Fenomena Overturisme Melanda Eropa, Asia Menyusul?
Ketika terlalu banyak wisatawan hadir secara bersamaan, destinasi tersebut tidak lagi dapat menangani dampak sosial, ekologis, dan ekonomis yang ditimbulkan
Context.id, JAKARTA - Saat pemerintah berupaya keras menggaet wisatawan sebanyak-banyak untuk berkunjung ke Indonesia, di Spanyol tepatnya Barcelona, warganya malah mengusir para pelancong.
Warga Barcelona merasa muak karena sektor pariwisata yang berkembang pesat di sana justru malah menyebabkan kesulitan bagai mereka.
Dilansir dari Independent, dalam 10 tahun terakhir, harga sewa properti pada daerah tujuan wisata di Spanyol meningkat 68 persen.
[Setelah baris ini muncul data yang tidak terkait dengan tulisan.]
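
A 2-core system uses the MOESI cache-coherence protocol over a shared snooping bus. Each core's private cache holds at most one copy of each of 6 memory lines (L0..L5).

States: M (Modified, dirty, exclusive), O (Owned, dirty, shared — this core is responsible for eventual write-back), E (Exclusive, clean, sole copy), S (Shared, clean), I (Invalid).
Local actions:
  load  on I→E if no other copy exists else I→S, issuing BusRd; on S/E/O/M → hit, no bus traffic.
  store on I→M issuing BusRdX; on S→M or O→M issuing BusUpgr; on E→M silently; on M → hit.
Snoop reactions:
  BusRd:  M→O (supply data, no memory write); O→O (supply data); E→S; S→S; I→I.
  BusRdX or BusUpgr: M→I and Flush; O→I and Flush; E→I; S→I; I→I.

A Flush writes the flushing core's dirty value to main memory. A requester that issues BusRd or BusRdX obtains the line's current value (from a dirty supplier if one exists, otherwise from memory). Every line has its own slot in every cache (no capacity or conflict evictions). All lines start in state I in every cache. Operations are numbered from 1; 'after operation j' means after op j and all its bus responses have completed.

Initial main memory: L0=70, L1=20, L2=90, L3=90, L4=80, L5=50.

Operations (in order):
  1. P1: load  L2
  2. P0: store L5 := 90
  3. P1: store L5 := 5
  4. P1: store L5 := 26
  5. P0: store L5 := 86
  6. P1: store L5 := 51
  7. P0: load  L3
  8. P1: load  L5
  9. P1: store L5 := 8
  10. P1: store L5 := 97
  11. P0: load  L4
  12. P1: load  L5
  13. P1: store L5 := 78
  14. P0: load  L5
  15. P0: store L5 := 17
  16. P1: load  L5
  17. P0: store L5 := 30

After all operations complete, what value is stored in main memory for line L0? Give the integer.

  op1 P1: load  L2 → I/E on L2; bus BusRd; mem=90
  op2 P0: store L5 := 90 → M/I on L5; bus BusRdX; mem=50
  op3 P1: store L5 := 5 → I/M on L5; bus BusRdX Flush; mem=90
  op4 P1: store L5 := 26 → I/M on L5; bus (none); mem=90
  op5 P0: store L5 := 86 → M/I on L5; bus BusRdX Flush; mem=26
  op6 P1: store L5 := 51 → I/M on L5; bus BusRdX Flush; mem=86
  op7 P0: load  L3 → E/I on L3; bus BusRd; mem=90
  op8 P1: load  L5 → I/M on L5; bus (none); mem=86
  op9 P1: store L5 := 8 → I/M on L5; bus (none); mem=86
  op10 P1: store L5 := 97 → I/M on L5; bus (none); mem=86
  op11 P0: load  L4 → E/I on L4; bus BusRd; mem=80
  op12 P1: load  L5 → I/M on L5; bus (none); mem=86
  op13 P1: store L5 := 78 → I/M on L5; bus (none); mem=86
  op14 P0: load  L5 → S/O on L5; bus BusRd; mem=86
  op15 P0: store L5 := 17 → M/I on L5; bus BusUpgr Flush; mem=78
  op16 P1: load  L5 → O/S on L5; bus BusRd; mem=78
  op17 P0: store L5 := 30 → M/I on L5; bus BusUpgr; mem=78

memory[L0] = 70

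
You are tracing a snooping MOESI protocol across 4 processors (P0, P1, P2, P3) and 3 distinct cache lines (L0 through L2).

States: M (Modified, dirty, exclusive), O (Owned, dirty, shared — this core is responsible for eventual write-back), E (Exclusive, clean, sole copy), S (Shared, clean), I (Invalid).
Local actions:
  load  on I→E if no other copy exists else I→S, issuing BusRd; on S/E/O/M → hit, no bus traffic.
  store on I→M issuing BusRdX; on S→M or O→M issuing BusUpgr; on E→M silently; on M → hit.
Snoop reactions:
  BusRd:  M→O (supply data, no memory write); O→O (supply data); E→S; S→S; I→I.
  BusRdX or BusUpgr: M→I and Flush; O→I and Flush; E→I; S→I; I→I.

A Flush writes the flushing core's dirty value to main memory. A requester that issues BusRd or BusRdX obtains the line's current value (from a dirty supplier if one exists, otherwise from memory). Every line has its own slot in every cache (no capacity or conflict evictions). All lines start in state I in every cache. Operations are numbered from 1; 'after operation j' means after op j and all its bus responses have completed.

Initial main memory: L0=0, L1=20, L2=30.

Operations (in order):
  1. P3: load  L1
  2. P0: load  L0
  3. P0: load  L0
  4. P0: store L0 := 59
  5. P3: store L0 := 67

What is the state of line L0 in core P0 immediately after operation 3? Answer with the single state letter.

state = E

1. P3: load  L1  bus=[BusRd]  L1: P0=I P1=I P2=I P3=E  mem[L1]=20
2. P0: load  L0  bus=[BusRd]  L0: P0=E P1=I P2=I P3=I  mem[L0]=0
3. P0: load  L0  bus=[-]  L0: P0=E P1=I P2=I P3=I  mem[L0]=0
4. P0: store L0 := 59  bus=[-]  L0: P0=M P1=I P2=I P3=I  mem[L0]=0
5. P3: store L0 := 67  bus=[BusRdX,Flush]  L0: P0=I P1=I P2=I P3=M  mem[L0]=59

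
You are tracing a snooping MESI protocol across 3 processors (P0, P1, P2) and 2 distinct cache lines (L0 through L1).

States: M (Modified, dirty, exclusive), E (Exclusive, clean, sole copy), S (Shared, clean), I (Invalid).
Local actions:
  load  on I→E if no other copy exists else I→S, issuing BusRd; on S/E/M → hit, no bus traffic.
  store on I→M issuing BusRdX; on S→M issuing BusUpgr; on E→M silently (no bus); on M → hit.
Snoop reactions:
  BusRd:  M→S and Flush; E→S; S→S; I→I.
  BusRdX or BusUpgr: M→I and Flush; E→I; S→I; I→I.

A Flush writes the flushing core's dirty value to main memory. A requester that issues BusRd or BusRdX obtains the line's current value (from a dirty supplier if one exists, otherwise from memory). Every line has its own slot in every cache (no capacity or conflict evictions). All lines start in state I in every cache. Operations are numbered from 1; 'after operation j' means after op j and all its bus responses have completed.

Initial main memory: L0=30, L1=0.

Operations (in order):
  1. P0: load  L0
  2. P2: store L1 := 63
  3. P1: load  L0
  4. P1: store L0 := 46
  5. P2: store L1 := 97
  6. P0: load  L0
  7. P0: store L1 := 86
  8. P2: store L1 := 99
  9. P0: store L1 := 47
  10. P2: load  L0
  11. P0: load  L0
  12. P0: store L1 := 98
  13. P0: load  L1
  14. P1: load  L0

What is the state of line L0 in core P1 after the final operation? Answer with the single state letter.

state = S

step 1: P0: load  L0  ⟶  EII  (L0)  txn=BusRd  M[L0]=30
step 2: P2: store L1 := 63  ⟶  IIM  (L1)  txn=BusRdX  M[L1]=0
step 3: P1: load  L0  ⟶  SSI  (L0)  txn=BusRd  M[L0]=30
step 4: P1: store L0 := 46  ⟶  IMI  (L0)  txn=BusUpgr  M[L0]=30
step 5: P2: store L1 := 97  ⟶  IIM  (L1)  txn=∅  M[L1]=0
step 6: P0: load  L0  ⟶  SSI  (L0)  txn=BusRd+Flush  M[L0]=46
step 7: P0: store L1 := 86  ⟶  MII  (L1)  txn=BusRdX+Flush  M[L1]=97
step 8: P2: store L1 := 99  ⟶  IIM  (L1)  txn=BusRdX+Flush  M[L1]=86
step 9: P0: store L1 := 47  ⟶  MII  (L1)  txn=BusRdX+Flush  M[L1]=99
step 10: P2: load  L0  ⟶  SSS  (L0)  txn=BusRd  M[L0]=46
step 11: P0: load  L0  ⟶  SSS  (L0)  txn=∅  M[L0]=46
step 12: P0: store L1 := 98  ⟶  MII  (L1)  txn=∅  M[L1]=99
step 13: P0: load  L1  ⟶  MII  (L1)  txn=∅  M[L1]=99
step 14: P1: load  L0  ⟶  SSS  (L0)  txn=∅  M[L0]=46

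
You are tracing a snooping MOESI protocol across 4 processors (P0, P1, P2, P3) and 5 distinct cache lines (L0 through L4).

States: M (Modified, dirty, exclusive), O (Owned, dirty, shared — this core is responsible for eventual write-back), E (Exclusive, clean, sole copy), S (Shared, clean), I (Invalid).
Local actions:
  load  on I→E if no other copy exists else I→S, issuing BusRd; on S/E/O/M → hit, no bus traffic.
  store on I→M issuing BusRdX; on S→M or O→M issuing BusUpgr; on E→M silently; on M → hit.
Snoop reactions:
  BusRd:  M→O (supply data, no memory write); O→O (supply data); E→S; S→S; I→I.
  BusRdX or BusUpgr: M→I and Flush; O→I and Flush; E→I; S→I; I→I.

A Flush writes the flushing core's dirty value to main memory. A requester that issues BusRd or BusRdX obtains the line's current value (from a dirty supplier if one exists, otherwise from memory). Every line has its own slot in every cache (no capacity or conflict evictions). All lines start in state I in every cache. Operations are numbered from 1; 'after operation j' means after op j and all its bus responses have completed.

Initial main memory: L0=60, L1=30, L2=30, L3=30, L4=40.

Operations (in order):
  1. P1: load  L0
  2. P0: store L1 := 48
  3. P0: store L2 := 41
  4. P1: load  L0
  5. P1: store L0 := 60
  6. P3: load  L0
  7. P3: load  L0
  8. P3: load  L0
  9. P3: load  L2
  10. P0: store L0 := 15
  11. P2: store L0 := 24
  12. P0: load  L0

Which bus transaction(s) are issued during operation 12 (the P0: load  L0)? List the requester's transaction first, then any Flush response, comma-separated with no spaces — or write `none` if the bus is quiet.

step 1: P1: load  L0  ⟶  IEII  (L0)  txn=BusRd  M[L0]=60
step 2: P0: store L1 := 48  ⟶  MIII  (L1)  txn=BusRdX  M[L1]=30
step 3: P0: store L2 := 41  ⟶  MIII  (L2)  txn=BusRdX  M[L2]=30
step 4: P1: load  L0  ⟶  IEII  (L0)  txn=∅  M[L0]=60
step 5: P1: store L0 := 60  ⟶  IMII  (L0)  txn=∅  M[L0]=60
step 6: P3: load  L0  ⟶  IOIS  (L0)  txn=BusRd  M[L0]=60
step 7: P3: load  L0  ⟶  IOIS  (L0)  txn=∅  M[L0]=60
step 8: P3: load  L0  ⟶  IOIS  (L0)  txn=∅  M[L0]=60
step 9: P3: load  L2  ⟶  OIIS  (L2)  txn=BusRd  M[L2]=30
step 10: P0: store L0 := 15  ⟶  MIII  (L0)  txn=BusRdX+Flush  M[L0]=60
step 11: P2: store L0 := 24  ⟶  IIMI  (L0)  txn=BusRdX+Flush  M[L0]=15
step 12: P0: load  L0  ⟶  SIOI  (L0)  txn=BusRd  M[L0]=15

bus = BusRd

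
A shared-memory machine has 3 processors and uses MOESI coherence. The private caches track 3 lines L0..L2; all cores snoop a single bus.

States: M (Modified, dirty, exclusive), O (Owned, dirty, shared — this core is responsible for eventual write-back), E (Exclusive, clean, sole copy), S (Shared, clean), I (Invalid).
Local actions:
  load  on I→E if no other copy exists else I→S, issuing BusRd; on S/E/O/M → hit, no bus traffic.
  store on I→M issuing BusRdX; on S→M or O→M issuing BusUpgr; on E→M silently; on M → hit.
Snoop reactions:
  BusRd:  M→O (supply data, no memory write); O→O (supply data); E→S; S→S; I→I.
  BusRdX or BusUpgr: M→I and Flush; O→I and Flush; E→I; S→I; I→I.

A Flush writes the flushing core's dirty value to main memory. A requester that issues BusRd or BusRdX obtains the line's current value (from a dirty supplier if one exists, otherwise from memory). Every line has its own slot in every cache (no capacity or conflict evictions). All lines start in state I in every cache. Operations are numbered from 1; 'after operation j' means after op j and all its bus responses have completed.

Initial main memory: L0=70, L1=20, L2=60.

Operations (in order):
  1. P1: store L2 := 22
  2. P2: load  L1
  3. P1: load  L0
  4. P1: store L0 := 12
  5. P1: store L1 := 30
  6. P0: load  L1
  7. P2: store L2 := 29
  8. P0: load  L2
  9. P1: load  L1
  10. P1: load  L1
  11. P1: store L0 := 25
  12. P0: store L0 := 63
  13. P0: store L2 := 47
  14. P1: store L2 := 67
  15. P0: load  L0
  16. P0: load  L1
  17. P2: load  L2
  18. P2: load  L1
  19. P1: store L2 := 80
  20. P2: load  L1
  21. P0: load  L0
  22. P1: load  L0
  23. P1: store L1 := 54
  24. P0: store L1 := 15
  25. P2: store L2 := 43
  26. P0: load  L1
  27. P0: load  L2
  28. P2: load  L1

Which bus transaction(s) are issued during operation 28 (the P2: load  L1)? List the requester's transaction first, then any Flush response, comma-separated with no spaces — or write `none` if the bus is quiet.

step 1: P1: store L2 := 22  ⟶  IMI  (L2)  txn=BusRdX  M[L2]=60
step 2: P2: load  L1  ⟶  IIE  (L1)  txn=BusRd  M[L1]=20
step 3: P1: load  L0  ⟶  IEI  (L0)  txn=BusRd  M[L0]=70
step 4: P1: store L0 := 12  ⟶  IMI  (L0)  txn=∅  M[L0]=70
step 5: P1: store L1 := 30  ⟶  IMI  (L1)  txn=BusRdX  M[L1]=20
step 6: P0: load  L1  ⟶  SOI  (L1)  txn=BusRd  M[L1]=20
step 7: P2: store L2 := 29  ⟶  IIM  (L2)  txn=BusRdX+Flush  M[L2]=22
step 8: P0: load  L2  ⟶  SIO  (L2)  txn=BusRd  M[L2]=22
step 9: P1: load  L1  ⟶  SOI  (L1)  txn=∅  M[L1]=20
step 10: P1: load  L1  ⟶  SOI  (L1)  txn=∅  M[L1]=20
step 11: P1: store L0 := 25  ⟶  IMI  (L0)  txn=∅  M[L0]=70
step 12: P0: store L0 := 63  ⟶  MII  (L0)  txn=BusRdX+Flush  M[L0]=25
step 13: P0: store L2 := 47  ⟶  MII  (L2)  txn=BusUpgr+Flush  M[L2]=29
step 14: P1: store L2 := 67  ⟶  IMI  (L2)  txn=BusRdX+Flush  M[L2]=47
step 15: P0: load  L0  ⟶  MII  (L0)  txn=∅  M[L0]=25
step 16: P0: load  L1  ⟶  SOI  (L1)  txn=∅  M[L1]=20
step 17: P2: load  L2  ⟶  IOS  (L2)  txn=BusRd  M[L2]=47
step 18: P2: load  L1  ⟶  SOS  (L1)  txn=BusRd  M[L1]=20
step 19: P1: store L2 := 80  ⟶  IMI  (L2)  txn=BusUpgr  M[L2]=47
step 20: P2: load  L1  ⟶  SOS  (L1)  txn=∅  M[L1]=20
step 21: P0: load  L0  ⟶  MII  (L0)  txn=∅  M[L0]=25
step 22: P1: load  L0  ⟶  OSI  (L0)  txn=BusRd  M[L0]=25
step 23: P1: store L1 := 54  ⟶  IMI  (L1)  txn=BusUpgr  M[L1]=20
step 24: P0: store L1 := 15  ⟶  MII  (L1)  txn=BusRdX+Flush  M[L1]=54
step 25: P2: store L2 := 43  ⟶  IIM  (L2)  txn=BusRdX+Flush  M[L2]=80
step 26: P0: load  L1  ⟶  MII  (L1)  txn=∅  M[L1]=54
step 27: P0: load  L2  ⟶  SIO  (L2)  txn=BusRd  M[L2]=80
step 28: P2: load  L1  ⟶  OIS  (L1)  txn=BusRd  M[L1]=54

bus = BusRd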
Hal ini turut pula mendongkrak harga properti menjadi 38 persen sehingga menyulitkan penduduk setempat untuk menyewa atau memiliki hunian.
Sekitar 3000 warga kemudian menggelar aksi unjuk rasa untuk menolak kedatangan para wisatawan. Para demonstran membentangkan berbagai spanduk yang menginginkan agar para pelancong segera kembali ke negeri asal mereka.
Tidak hanya itu, mereka bahkan menyemprotkan air kepada para wisatawan.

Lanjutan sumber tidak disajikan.